Vanini se piquait de renouveler ce beau sentiment de Platon embrassé par Averroès, que Dieu avait créé une chaîne d’êtres depuis le plus petit jusqu’au plus grand, dont le dernier chaînon est attaché à son trône éternel; idée, à la vérité, plus sublime que vraie, mais qui est aussi éloignée de l’athéisme que l’être du néant.
Il voyagea pour faire fortune et pour disputer; mais malheureusement la dispute est le chemin opposé à la fortune; on se fait autant d’ennemis irréconciliables qu’on trouve de savants ou de pédants contre lesquels on argumente. Il n’y eut point d’autre source du malheur de Vanini; sa chaleur et sa grossièreté dans la dispute lui valurent la haine de quelques théologiens; et ayant eu une querelle avec un nommé Francon, ou Franconi, ce Francon, ami de ses ennemis, ne manqua pas de l’accuser d’être athée enseignant l’athéisme.

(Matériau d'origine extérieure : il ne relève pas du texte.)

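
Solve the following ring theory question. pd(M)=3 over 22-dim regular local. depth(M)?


pd+depth=depth(R)=22
depth=22-3=19


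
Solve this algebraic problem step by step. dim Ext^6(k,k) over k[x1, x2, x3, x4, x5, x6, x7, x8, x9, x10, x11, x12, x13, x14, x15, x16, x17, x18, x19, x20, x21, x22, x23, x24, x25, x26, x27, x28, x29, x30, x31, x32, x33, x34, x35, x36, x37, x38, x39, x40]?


C(n,i)=C(40,6)=3838380


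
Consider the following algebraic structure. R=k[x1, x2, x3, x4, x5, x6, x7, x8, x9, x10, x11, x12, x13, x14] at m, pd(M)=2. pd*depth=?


pd+depth=14
depth=14-2=12
pd*depth=2*12=24


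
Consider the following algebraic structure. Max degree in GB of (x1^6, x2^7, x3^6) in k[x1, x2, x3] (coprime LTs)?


Pure powers, coprime LTs => already GB.
Degrees: 6, 7, 6
Max=7


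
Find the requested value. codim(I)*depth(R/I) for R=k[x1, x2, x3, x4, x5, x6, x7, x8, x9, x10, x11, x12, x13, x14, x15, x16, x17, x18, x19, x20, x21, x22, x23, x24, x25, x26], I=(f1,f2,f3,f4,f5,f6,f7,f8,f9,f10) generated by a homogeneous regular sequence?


codim=10, depth=dim(R/I)=26-10=16
Product=10*16=160


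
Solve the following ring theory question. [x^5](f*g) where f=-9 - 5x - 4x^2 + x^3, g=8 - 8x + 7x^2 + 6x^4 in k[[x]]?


[x^5] = sum a_i*b_j, i+j=5
  -5*6=-30
  1*7=7
Sum=-23


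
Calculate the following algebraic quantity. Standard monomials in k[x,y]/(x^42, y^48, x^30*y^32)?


k[x,y]/I, I = (x^42, y^48, x^30*y^32)
Rect: 42x48=2016. Corner: (42-30)x(48-32)=192.
dim = 2016-192 = 1824


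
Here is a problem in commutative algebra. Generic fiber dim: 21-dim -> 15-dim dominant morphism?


dim(fiber)=dim(X)-dim(Y)=21-15=6


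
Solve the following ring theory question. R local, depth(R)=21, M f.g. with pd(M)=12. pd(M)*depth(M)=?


pd+depth=21
depth=21-12=9
pd*depth=12*9=108


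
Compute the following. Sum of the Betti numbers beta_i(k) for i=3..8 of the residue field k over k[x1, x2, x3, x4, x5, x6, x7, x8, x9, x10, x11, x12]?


Koszul resolution: beta_i(k)=C(n,i), n=12
C(12,3)=220, C(12,4)=495, C(12,5)=792, C(12,6)=924, C(12,7)=792, C(12,8)=495
Sum=3718


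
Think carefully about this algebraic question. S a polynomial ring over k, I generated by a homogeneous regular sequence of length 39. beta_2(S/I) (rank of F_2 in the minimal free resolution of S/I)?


Regular sequence => Koszul complex is the minimal free resolution.
Syz_1 minimally generated by Koszul relations f_i*e_j - f_j*e_i (i<j): mu(Syz_1) = beta_2 = C(m,2) = m(m-1)/2
m=39
39*38/2 = 741


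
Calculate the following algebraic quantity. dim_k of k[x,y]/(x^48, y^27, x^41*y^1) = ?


k[x,y]/I, I = (x^48, y^27, x^41*y^1)
Rect: 48x27=1296. Corner: (48-41)x(27-1)=182.
dim = 1296-182 = 1114


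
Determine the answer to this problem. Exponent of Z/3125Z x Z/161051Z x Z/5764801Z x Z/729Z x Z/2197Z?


Exponent = lcm of the cyclic orders; pairwise coprime => product.
5^5*11^5*7^8*3^6*13^3=3125*161051*5764801*729*2197=4646814681429742696875


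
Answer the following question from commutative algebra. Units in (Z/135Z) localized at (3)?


Local ring = Z/27Z.
phi(27) = 3^2*(3-1) = 18


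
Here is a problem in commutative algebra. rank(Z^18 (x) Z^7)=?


rank(M(x)N) = rank(M)*rank(N)
18*7 = 126


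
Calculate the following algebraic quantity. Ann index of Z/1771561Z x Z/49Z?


Exponent = lcm of the cyclic orders; pairwise coprime => product.
11^6*7^2=1771561*49=86806489


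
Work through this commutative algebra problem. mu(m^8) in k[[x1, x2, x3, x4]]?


C(n+d-1,d)=C(11,8)=165


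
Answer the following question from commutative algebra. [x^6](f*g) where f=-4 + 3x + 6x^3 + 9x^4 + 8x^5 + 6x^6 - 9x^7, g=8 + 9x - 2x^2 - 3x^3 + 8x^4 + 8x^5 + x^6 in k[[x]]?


[x^6] = sum a_i*b_j, i+j=6
  -4*1=-4
  3*8=24
  6*-3=-18
  9*-2=-18
  8*9=72
  6*8=48
Sum=104


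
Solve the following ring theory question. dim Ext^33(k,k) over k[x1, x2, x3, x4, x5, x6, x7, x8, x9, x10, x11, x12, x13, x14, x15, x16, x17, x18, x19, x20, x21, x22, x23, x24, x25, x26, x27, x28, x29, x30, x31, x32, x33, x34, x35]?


C(n,i)=C(35,33)=595


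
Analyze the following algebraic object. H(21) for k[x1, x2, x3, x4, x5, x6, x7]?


C(d+n-1,n-1)=C(27,6)=296010


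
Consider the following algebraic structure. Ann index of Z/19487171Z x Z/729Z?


Exponent = lcm of the cyclic orders; pairwise coprime => product.
11^7*3^6=19487171*729=14206147659


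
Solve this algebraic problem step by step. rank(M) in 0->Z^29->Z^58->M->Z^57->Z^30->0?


Alt sum=0:
(-1)^0*29 + (-1)^1*58 + (-1)^2*? + (-1)^3*57 + (-1)^4*30=0
rank(M)=56


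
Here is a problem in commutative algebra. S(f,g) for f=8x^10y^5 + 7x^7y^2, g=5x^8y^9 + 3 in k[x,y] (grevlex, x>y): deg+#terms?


LT(f)=8x^10y^5, LT(g)=5x^8y^9
lcm(LM)=x^10y^9
S(f,g) (scaled by 40 to clear denominators) = 5y^4*f - 8x^2*g = 35x^7y^6 - 24x^2
2 terms, deg 13.
13+2=15


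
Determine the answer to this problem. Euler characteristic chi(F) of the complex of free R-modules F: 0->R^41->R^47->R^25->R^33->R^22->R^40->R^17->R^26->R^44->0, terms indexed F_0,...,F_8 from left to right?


chi = sum (-1)^i * rank:
(-1)^0*41=41
(-1)^1*47=-47
(-1)^2*25=25
(-1)^3*33=-33
(-1)^4*22=22
(-1)^5*40=-40
(-1)^6*17=17
(-1)^7*26=-26
(-1)^8*44=44
chi=3


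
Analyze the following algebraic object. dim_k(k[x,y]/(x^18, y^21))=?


Basis: x^i*y^j, i<18, j<21
18*21=378


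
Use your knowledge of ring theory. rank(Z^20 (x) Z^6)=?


rank(M(x)N) = rank(M)*rank(N)
20*6 = 120


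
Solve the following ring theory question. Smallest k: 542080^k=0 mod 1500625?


542080^k mod 1500625:
k=1: 542080
k=2: 1340150
k=3: 943250
k=4: 0
First zero at k = 4


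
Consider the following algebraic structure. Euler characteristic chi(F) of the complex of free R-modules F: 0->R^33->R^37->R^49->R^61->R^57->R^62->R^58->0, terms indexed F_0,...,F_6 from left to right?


chi = sum (-1)^i * rank:
(-1)^0*33=33
(-1)^1*37=-37
(-1)^2*49=49
(-1)^3*61=-61
(-1)^4*57=57
(-1)^5*62=-62
(-1)^6*58=58
chi=37


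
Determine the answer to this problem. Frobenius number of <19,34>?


gcd(19,34)=1 => F=ab-a-b=19*34-19-34=646-53=593


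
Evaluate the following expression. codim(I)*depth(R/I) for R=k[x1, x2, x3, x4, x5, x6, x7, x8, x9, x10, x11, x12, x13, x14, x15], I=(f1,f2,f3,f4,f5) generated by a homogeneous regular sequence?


codim=5, depth=dim(R/I)=15-5=10
Product=5*10=50


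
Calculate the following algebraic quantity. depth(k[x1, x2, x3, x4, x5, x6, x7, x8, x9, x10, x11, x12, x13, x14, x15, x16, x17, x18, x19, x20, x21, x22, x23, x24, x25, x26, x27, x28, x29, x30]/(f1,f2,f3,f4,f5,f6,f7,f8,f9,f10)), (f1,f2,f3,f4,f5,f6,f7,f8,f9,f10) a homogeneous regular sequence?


depth(R)=30
depth(R/I)=30-10=20


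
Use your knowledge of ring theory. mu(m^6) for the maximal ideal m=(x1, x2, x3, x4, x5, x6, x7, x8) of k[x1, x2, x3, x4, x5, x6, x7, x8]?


Graded Nakayama: mu(m^d) = dim_k (m^d/m^(d+1)) = #degree-6 monomials in 8 vars
C(n+d-1,d)=C(13,6)=1716


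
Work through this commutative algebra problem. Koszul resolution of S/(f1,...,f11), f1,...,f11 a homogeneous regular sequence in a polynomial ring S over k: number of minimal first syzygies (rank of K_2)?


Regular sequence => Koszul complex is the minimal free resolution.
Syz_1 minimally generated by Koszul relations f_i*e_j - f_j*e_i (i<j): mu(Syz_1) = beta_2 = C(m,2) = m(m-1)/2
m=11
11*10/2 = 55


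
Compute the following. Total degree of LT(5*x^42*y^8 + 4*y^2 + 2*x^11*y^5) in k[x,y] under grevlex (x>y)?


LT: 5*x^42*y^8
deg_x=42, deg_y=8
Total=42+8=50


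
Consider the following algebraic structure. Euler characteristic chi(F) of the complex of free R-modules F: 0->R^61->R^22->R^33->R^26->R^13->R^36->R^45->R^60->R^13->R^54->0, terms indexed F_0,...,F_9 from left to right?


chi = sum (-1)^i * rank:
(-1)^0*61=61
(-1)^1*22=-22
(-1)^2*33=33
(-1)^3*26=-26
(-1)^4*13=13
(-1)^5*36=-36
(-1)^6*45=45
(-1)^7*60=-60
(-1)^8*13=13
(-1)^9*54=-54
chi=-33


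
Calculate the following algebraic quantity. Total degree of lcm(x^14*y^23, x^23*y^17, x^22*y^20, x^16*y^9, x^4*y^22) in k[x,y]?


lcm = componentwise max:
x: max(14,23,22,16,4)=23
y: max(23,17,20,9,22)=23
Total=23+23=46


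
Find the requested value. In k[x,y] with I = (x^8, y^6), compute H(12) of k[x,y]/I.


k[x,y], I = (x^8, y^6), d = 12
Need i < 8 and d-i < 6.
Range: 7 <= i <= 7.
H(12) = 1


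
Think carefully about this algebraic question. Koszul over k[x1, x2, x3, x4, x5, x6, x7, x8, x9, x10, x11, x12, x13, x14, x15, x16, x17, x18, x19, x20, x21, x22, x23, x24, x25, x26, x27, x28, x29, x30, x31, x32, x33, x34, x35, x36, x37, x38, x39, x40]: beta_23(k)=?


C(n,i)=C(40,23)=88732378800


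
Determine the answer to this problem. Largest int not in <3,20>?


gcd(3,20)=1 => F=ab-a-b=3*20-3-20=60-23=37


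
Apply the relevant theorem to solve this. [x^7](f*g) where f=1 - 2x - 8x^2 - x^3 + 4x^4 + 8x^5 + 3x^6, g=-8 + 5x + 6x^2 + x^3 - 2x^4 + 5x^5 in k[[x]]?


[x^7] = sum a_i*b_j, i+j=7
  -8*5=-40
  -1*-2=2
  4*1=4
  8*6=48
  3*5=15
Sum=29


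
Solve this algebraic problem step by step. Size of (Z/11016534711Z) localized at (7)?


7-primary part: 11016534711=7^10*39
Size=7^10=282475249


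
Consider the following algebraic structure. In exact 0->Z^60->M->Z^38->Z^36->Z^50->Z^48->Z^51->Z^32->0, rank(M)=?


Alt sum=0:
(-1)^0*60 + (-1)^1*? + (-1)^2*38 + (-1)^3*36 + (-1)^4*50 + (-1)^5*48 + (-1)^6*51 + (-1)^7*32=0
rank(M)=83


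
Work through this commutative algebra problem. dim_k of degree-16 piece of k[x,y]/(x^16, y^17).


k[x,y], I = (x^16, y^17), d = 16
Need i < 16 and d-i < 17.
Range: 0 <= i <= 15.
H(16) = 16


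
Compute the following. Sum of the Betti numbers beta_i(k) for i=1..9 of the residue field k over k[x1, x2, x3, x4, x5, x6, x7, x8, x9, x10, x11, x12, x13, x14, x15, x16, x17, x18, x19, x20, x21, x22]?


Koszul resolution: beta_i(k)=C(n,i), n=22
C(22,1)=22, C(22,2)=231, C(22,3)=1540, C(22,4)=7315, C(22,5)=26334, C(22,6)=74613, C(22,7)=170544, C(22,8)=319770, C(22,9)=497420
Sum=1097789


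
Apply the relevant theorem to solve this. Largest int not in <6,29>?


gcd(6,29)=1 => F=ab-a-b=6*29-6-29=174-35=139


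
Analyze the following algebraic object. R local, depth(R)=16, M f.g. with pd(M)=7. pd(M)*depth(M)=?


pd+depth=16
depth=16-7=9
pd*depth=7*9=63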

Ce Francon ou Franconi, aidé de quelques témoins, eut la barbarie de soutenir à la confrontation ce qu’il avait avancé. Vanini sur la sellette, interrogé sur ce qu’il pensait de l’existence de Dieu, répondit qu’il adorait avec l’Église un Dieu en trois personnes. Ayant pris à terre une paille: « Il suffit de ce fétu, dit-il, pour prouver qu’il y a un créateur. » Alors il prononça un très beau discours sur la végétation et le mouvement, et sur la nécessité d’un Être suprême, sans lequel il n’y aurait ni mouvement ni végétation.
Le président Grammont, qui était alors à Toulouse, rapporte ce discours dans son Histoire de France, aujourd’hui si oubliée; et ce même Grammont, par un préjugé inconcevable, prétend que Vanini disait tout cela par vanité, ou par crainte, plutôt que par une persuasion intérieure.
Sur quoi peut être fondé ce jugement téméraire et atroce du président Grammont? Il est évident que sur la réponse de Vanini on devait l’absoudre de l’accusation d’athéisme. Mais qu’arriva-t-il? ce malheureux prêtre étranger se mêlait aussi de médecine: on trouva un gros crapaud vivant, qu’il conservait chez lui dans un vase plein d’eau; on ne manqua pas de l’accuser d’être sorcier. On soutint que ce crapaud était le dieu qu’il adorait; on donna un sens impie à plusieurs passages de ses livres, ce qui est très aisé et très commun, en prenant des objections pour les réponses, en interprétant avec malignité quelque phrase louche, en empoisonnant une expression innocente. Enfin la faction qui l’opprimait arracha des juges l’arrêt qui condamna ce malheureux à la mort.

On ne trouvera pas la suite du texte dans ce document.